Потом его снова арестовали. На этот раз за правозащитную деятельность. В этом аресте он Лапшина уже не обвинял. И на том спасибо!
Вернувшимся из лагерей верили беспрекословно. Страдальцы не могли лгать – таково было общее мнение, с которым совладать никому было не под силу.
К тем, кто высказывал сомнения в виновности Лапшина, никто не прислушивался.
А он просто жил и писал музыку. Хорошо, что Рудольф Баршай плевал на все домыслы и включал его симфонии в репертуар своего оркестра. А вот Гена Рождественский, одно время обожавший его музыку, с какого-то момента как с цепи сорвался: требовал справку, что Лапшин не стукач, чтобы начать репетировать его Шестую симфонию. Рихтер, друживший с Прозоровой, настраивал всех знакомых против Шуриньки, подговаривал не общаться с ним ни под каким предлогом. Как жаль!
Когда Баршай эмигрировал, исполнение сочинений Лапшина в СССР почти прекратилось. Лишь иногда рисковал взять его симфонии в репертуар какой-нибудь провинциальный оркестр.
Но его это не смущало. Главное, все живы. Есть крыша над головой, инструмент, несколько приятелей, да и верный Шнеерович, хоть и не так часто, как в юности, всё время веселит его.

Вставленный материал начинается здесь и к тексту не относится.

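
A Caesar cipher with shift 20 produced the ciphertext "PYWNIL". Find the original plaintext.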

После смерти Сталина судьба Михаила круто изменилась. Он много писал музыки для кино и пару раз пристраивал Лапшина для этой очень хорошо оплачиваемой халтурки; женился, подружился с Тихоном Хренниковым, получил квартиру на Огарёва, стал отцом двух сыновей, потолстел и полысел, но по-прежнему фонтанировал остротами.
С Львом Семёновичем Норштейном Лапшин не виделся давно. И неслучайно. Он уже остановил на нём свой выбор и всё время боялся, что проговорится о своём плане и тем самым спугнёт старика. Однако, кажется, ждать больше не имеет смысла.
Он из-за своего давнего морфинизма теперь бредил по ночам. Витенька с тревогой пересказывал ему то, что он бормочет во сне. И, судя по всему, он уже не в состоянии контролировать свой бред.
Ему недолго осталось. Его ждут там, по ту сторону жизни. Ждут Мясковский, мама, папа, сестра. Перед тем как он превратится в чью-то беспокойную память, надо всё завершить.
Она должна знать, что он её простил. Без этого его жизнь останется неоконченной, как симфония умершего во время работы над ней композитора.
И для этого нужен Лев Семёнович Норштейн.
Солнце нехотя вставало над океаном, который оно любовно подсвечивало, чтобы видеть всякий перелив его курчавых волн. Каждый день оно выговаривало ветру, чтобы не особо увлекался: когда слишком долго катаешься на волнистой глади, океан может и разозлиться. И тогда долго придётся латать то, что он разрушил на суше.
На длинный, уходящий до другого океана материк солнце посматривало с опаской. Ему опять предстоит согревать такую бескрайнюю толщу земли. А не согреет – всё погибнет…
От солнечного взгляда не укрывалось ничего. Никакие расстояния не мешали ему. Оно могло видеть всех людей вместе и по отдельности. Если бы не горячая лень, солнце следило бы за мучительными разрывами, чаще всего происходящими потому, что человечки не достигали его высот и не наблюдали того, что открывается ему: всех живущих одновременно, всех думающих неправильно друг о друге, всех страдающих от непонимания.
Вот и теперь, если бы оно захотело, то присмотрелось бы, как далеко-далеко в середине длинного материкового тела распавшаяся семья встречает новый день, и каждая часть раздробленного целого озабочена совсем не тем, чем надо.
В Москве в одной квартире проснулись почти одновременно старик и молодой мужчина, дед и внук. Старик вышел на кухню, огляделся, будто его удивляло, что он никого не обнаружил около плиты. На столе белел вырванный из ученической тетради листок. Старик поднял его к глазам и прочитал. В это время у него за спиной появился внук. И тоже прочитал:
Лев Семёнович повернулся к Арсению:
– Что здесь случилось? Где мама? Где её гость? Где Дмитрий?
Арсений, не испытывавший, как ни удивительно, гнетущего похмелья, только некоторую слабость во всём теле, присел на стул:
– Поставь, дедушка, чайку. Я тебе всё сейчас расскажу…
А в другой квартире, в этом же доме, тот, за шапкой которого предписывалось следить в записке, познавал все радости утренней близости, стараясь сделать её такой для себя важной, чтобы она перекрыла всё остальное, о чём думать пока боязно.
А в нескольких километрах от двух сыновей лежал, вдыхая утренние больничные запахи, их отец. Он прислушивался к своему сердцу. Оно билось спокойно, так, будто и не болело никогда.